Protesttour für Radweg an L 34 Angehupt, geschnitten und weggedrängelt
Radfahrer müssen sich auf der L 34 vieles von Autofahrern gefallen lassen. Sie fordern einen Radweg und machten deshalb am Sonntag eine Fahrradtour. Dabei verlor so mancher Autofahrer seine guten Manieren.
Wiesens/Brockzetel - Mit einer Fahrradtour wollten mehr als 50 Menschen am Sonntagnachmittag auf den fehlenden Radweg zwischen Wiesens und Brockzetel aufmerksam machen. In einem Korso fuhren sie allerdings nicht – viel zu gefährlich, sagte der stellvertretende Bürgermeister, Stefan Scheller.
Dass es zwischen Wiesens und Brockzetel keinen Radweg gibt, ist Scheller seit Langem ein Dorn im Auge. Seit sechs Jahren nimmt er an den Radtouren bereits teil. Die Kritik: In Wiesens endet der Radweg entlang der L 34 plötzlich kurz hinter der Bushaltestelle Ecke Osterfeldstraße. An derselben Stelle wird die Geschwindigkeitsbegrenzung für Autofahrer aufgehoben und es gibt eine Kurve. Für Radfahrer auf jeden Fall eine Gefahrenstelle, sagt Scheller.
Autos brausten vorbei
Während die Radfahrer sich gegen 14.15 Uhr so langsam sammelten, fahren auch einige Autos an ihnen vorbei. Kaum einer geht mit der Geschwindigkeit runter, obwohl die Radfahrer wegen der geringen Fläche recht nah an der Straße stehen müssen. „Sie sehen es ja selbst“, sagt Scheller, als wieder ein Autofahrer an ihm vorbeibraust.
Bei der letzten Fahrradtour gab es eine brenzlige Situation. Ein Autofahrer habe den Fahrradkorso zu knapp überholt und nur gerade so wieder einscheren können, sagt Scheller. Manche hätten deswegen ihre Teilnahme am Sonntag abgesagt. Der stellvertretende Bürgermeister hat aus dieser Erfahrung seine Konsequenzen gezogen. Die Radfahrer fuhren nicht als eine Gruppe – obwohl sie die Spur aufgrund ihrer Personenzahl dafür hätten blockieren dürfen. In kleinen Grüppchen fuhren sie auf der L 34, damit Autofahrer genug Zeit haben, um nach dem Überholen wieder in ihre Spur zu fahren.
Lautstarkes Hupen und Gedrängel
Wie wirkungsvoll die Aktion der Radfahrer war, zeigte sich an der Reaktion der Autofahrer.
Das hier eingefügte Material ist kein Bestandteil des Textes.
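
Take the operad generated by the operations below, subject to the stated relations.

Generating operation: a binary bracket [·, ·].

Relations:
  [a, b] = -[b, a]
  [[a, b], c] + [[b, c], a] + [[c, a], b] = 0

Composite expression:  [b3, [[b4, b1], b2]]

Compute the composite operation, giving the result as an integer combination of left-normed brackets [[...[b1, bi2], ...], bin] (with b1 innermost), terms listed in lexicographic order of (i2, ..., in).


[[[b1, b4], b2], b3]

Skip Jacobi rewriting: expand, keep b1-initial words, read off terms.
Composite bracket: [b3, [[b4, b1], b2]]
Full expansion: 8 signed words from ab - ba (2^3 = 8).
Keep just the words that open with b1:
  b1b4b2b3 appears with sign +1, giving the term +[[[b1, b4], b2], b3]


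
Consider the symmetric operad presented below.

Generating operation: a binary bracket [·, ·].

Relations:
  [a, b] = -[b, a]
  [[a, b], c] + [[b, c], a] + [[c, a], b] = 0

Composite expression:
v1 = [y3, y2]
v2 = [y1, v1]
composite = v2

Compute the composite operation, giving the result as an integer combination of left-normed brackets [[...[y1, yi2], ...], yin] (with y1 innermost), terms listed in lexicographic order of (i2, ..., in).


-[[y1, y2], y3] + [[y1, y3], y2]

Left-normed coefficients sit on the y1-initial expansion words.
Composite bracket: [y1, [y3, y2]]
Full expansion: 4 signed words from ab - ba (2^2 = 4).
The y1-initial words carry the normal form:
  y1y2y3 (sign -1) contributes -[[y1, y2], y3]
  y1y3y2 (sign +1) contributes +[[y1, y3], y2]


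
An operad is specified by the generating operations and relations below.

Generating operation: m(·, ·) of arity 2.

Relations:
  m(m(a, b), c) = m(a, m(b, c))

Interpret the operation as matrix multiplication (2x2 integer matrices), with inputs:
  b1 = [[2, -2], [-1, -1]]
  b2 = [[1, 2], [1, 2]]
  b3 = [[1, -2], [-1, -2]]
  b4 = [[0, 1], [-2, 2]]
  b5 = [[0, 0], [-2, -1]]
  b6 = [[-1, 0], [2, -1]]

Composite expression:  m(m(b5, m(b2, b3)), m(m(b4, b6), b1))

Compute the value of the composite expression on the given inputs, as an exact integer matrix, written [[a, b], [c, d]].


[[0, 0], [267, -189]]

m(b2, b3) = [[-1, -6], [-1, -6]]
m(b5, m(b2, b3)) = [[0, 0], [3, 18]]
m(b4, b6) = [[2, -1], [6, -2]]
m(m(b4, b6), b1) = [[5, -3], [14, -10]]
m(m(b5, m(b2, b3)), m(m(b4, b6), b1)) = [[0, 0], [267, -189]]


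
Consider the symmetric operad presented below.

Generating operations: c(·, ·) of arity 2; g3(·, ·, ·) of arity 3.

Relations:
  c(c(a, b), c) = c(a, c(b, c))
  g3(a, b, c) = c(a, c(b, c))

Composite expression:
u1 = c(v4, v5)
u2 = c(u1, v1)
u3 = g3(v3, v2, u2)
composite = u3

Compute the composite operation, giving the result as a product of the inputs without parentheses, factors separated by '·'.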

Je mehr Menschen sich an der Bushaltestelle sammelten, desto mehr Autos bremsten beim Vorbeifahren ab. Ein Autofahrer schien sich über die Radfahrer sehr zu ärgern. Er hupte eine Gruppe an, als er sie überholte, nachdem er hinter der Kurve verschwand, war erneut Hupen zu hören – da hatte er wohl die vorher gestarteten Gruppen erreicht.
Der Radweg an der Landesstraße sei für die Brockzeteler essentiell, sagt Scheller. Man sei sonst vom öffentlichen Verkehrsnetz abgeschnitten. Innerhalb der Ferienzeiten fuhren kaum noch Busse. Viele Menschen würden die Landesstraße mit dem Rad allerdings meiden. Zu viele Autofahrer würden den Sicherheitsabstand beim Überholen nicht einhalten und brausten dann mit 100 Kilometern pro Stunde an den Radfahrern vorbei.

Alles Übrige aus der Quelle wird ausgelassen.